YOUR SOLIN GENERATED RECIPE
Grilled Corn and Chicken Bowl with Lime Crema
Grilled chicken and charred corn kernels tossed in a tangy lime crema for a smoky and vibrant Mexican-inspired bowl.
INGREDIENTS
5 oz chicken breast
0.5 cup corn kernels
0.25 cup non-fat Greek yogurt
1 tsp lime juice
1 tsp extra virgin olive oil
0.5 oz cotija cheese
0.5 tsp chili powder
0.25 tsp sea salt
0.25 tsp black pepper
1 tbsp fresh cilantro
PREPARATION
Season the chicken breast with sea salt, black pepper, and half of the chili powder.

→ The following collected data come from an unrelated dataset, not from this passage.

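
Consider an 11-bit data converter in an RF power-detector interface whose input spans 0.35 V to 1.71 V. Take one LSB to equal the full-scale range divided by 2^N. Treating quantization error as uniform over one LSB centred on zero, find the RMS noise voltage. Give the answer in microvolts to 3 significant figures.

192 µV

Range = 1.71 − (0.35) = 1.36 V.
LSB = 1.36 V / 2^11 = 0.66406 mV.
For a uniform distribution on [−LSB/2, +LSB/2], V_rms = LSB/√12 = 0.66406 mV/3.4641 = 192 µV.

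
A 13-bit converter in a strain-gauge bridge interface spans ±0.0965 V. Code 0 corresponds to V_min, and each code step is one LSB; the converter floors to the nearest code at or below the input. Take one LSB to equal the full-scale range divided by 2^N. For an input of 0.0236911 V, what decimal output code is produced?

5101

Range = 0.0965 − (-0.0965) = 0.193 V. LSB = 0.193 V / 2^13 ≈ 23.56 µV.
(V_in − V_min) × 2^13/range = (0.0236911 − (-0.0965)) × 8192/0.193 = 5101.583.
Floor → code = 5101.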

Grill the chicken over medium-high heat for 6-7 minutes per side until the internal temperature reaches 165°F, then let it rest before slicing.
While the chicken cooks, place the corn kernels in a hot skillet or on a grill basket until they are toasted and charred.
In a small mixing bowl, whisk together the non-fat Greek yogurt, lime juice, and extra virgin olive oil to create the lime crema.
Slice the grilled chicken into strips and place them in a bowl with the charred corn.
Drizzle the lime crema over the top and garnish with crumbled cotija cheese, fresh cilantro, and the remaining chili powder.